Isako Isako
- Author: Mia Ayumi Malhotra
- Language: English
- Genre: Poetry
- Publisher: Alice James Books
- Publication date: September 4, 2018
- Pages: 100
- ISBN: 978-1-938584-94-7

= Isako Isako =

2018 debut poetry collection by Mia Ayumi Malholtra

Isako Isako is a 2018 debut poetry collection by Mia Ayumi Malhotra, published by Alice James Books. It won the 2017 Alice James Award.

==Background==
The book is based on the experiences of Malhotra's grandmother, who lived in Japan during World War II and the subsequent American occupation before immigrating to the United States.

In a 2018 interview with Wildness, Malhotra said it took eight years to write, a period spanning the death of her grandmothers, the completion of her MFA, and the birth of two of her children.
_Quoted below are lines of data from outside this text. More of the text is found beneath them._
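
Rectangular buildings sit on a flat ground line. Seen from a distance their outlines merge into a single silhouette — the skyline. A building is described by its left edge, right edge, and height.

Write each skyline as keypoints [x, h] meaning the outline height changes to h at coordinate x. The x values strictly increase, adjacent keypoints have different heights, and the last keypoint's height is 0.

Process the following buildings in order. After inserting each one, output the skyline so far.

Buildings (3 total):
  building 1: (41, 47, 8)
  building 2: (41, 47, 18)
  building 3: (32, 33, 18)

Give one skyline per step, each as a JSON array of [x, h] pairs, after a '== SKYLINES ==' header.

== SKYLINES ==
[[41,8],[47,0]]
[[41,18],[47,0]]
[[32,18],[33,0],[41,18],[47,0]]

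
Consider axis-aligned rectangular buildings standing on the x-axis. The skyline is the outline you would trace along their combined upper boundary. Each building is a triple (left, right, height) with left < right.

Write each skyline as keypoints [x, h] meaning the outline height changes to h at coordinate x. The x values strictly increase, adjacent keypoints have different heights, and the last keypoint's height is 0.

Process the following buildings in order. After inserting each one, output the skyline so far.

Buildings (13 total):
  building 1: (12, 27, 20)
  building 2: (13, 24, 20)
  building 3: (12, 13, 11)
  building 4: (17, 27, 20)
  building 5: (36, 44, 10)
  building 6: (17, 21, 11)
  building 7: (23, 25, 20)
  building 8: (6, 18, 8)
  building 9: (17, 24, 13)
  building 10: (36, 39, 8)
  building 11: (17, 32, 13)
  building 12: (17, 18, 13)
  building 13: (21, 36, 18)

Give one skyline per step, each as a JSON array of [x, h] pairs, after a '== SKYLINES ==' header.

== SKYLINES ==
[[12,20],[27,0]]
[[12,20],[27,0]]
[[12,20],[27,0]]
[[12,20],[27,0]]
[[12,20],[27,0],[36,10],[44,0]]
[[12,20],[27,0],[36,10],[44,0]]
[[12,20],[27,0],[36,10],[44,0]]
[[6,8],[12,20],[27,0],[36,10],[44,0]]
[[6,8],[12,20],[27,0],[36,10],[44,0]]
[[6,8],[12,20],[27,0],[36,10],[44,0]]
[[6,8],[12,20],[27,13],[32,0],[36,10],[44,0]]
[[6,8],[12,20],[27,13],[32,0],[36,10],[44,0]]
[[6,8],[12,20],[27,18],[36,10],[44,0]]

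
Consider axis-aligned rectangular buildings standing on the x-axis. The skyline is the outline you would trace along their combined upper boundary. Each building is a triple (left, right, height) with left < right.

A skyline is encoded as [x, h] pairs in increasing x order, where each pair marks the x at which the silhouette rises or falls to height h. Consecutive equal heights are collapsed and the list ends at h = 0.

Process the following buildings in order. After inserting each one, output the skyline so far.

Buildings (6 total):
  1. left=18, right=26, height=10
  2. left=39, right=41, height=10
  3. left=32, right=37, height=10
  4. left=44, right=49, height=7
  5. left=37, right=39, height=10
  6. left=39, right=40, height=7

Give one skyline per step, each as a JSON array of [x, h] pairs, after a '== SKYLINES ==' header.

== SKYLINES ==
[[18,10],[26,0]]
[[18,10],[26,0],[39,10],[41,0]]
[[18,10],[26,0],[32,10],[37,0],[39,10],[41,0]]
[[18,10],[26,0],[32,10],[37,0],[39,10],[41,0],[44,7],[49,0]]
[[18,10],[26,0],[32,10],[41,0],[44,7],[49,0]]
[[18,10],[26,0],[32,10],[41,0],[44,7],[49,0]]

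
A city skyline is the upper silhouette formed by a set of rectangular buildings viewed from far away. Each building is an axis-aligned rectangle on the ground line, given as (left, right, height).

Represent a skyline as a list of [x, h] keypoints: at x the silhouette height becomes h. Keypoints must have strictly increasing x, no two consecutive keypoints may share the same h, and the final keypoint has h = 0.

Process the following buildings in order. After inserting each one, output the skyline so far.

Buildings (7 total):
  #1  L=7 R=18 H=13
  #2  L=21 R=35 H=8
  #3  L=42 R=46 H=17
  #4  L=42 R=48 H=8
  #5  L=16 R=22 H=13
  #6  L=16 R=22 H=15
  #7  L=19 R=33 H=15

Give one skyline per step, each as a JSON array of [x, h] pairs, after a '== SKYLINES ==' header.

== SKYLINES ==
[[7,13],[18,0]]
[[7,13],[18,0],[21,8],[35,0]]
[[7,13],[18,0],[21,8],[35,0],[42,17],[46,0]]
[[7,13],[18,0],[21,8],[35,0],[42,17],[46,8],[48,0]]
[[7,13],[22,8],[35,0],[42,17],[46,8],[48,0]]
[[7,13],[16,15],[22,8],[35,0],[42,17],[46,8],[48,0]]
[[7,13],[16,15],[33,8],[35,0],[42,17],[46,8],[48,0]]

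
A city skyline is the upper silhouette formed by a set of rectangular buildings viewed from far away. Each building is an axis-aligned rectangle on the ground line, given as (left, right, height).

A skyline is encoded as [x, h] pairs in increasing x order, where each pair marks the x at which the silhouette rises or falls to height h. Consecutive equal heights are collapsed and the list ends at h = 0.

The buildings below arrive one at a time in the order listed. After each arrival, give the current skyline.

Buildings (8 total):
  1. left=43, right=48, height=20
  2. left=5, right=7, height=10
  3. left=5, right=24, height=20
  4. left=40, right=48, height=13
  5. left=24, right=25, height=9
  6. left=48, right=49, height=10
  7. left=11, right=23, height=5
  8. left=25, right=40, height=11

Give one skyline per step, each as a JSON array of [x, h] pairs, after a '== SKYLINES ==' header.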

She specifically stated that her maternal grandmother's illness emboldened her to inherit and write about her family.

==Reception==
Publishers Weekly described the book as "a chilling debut based on the linked lives of four generations of Japanese and Japanese-American women," lauding Malhotra for basing it in "documents and firsthand accounts of state-sanctioned terror."

The Japan Times described it as "a carefully controlled whirlwind of ideas and impressions" that demonstrates how trauma and violence can reverberate across generations.

Ingrid Rojas Contreras, in KQED, called it "heartrending" and commended how Malholtra handled different voices and perspectives which "echo each other and, finally, run aground into the same voice, the same story."

Hyphen called the collection a defense against the forces of "fascism and systemic racism."

RHINO Poetry noted that the collection's pantoums, persona poems, and prose poems are "deceptively quiet" interrogations of the past's effects on the present.

The Mercury News described it as weaving together the lives of generations of Asian American women into poetry.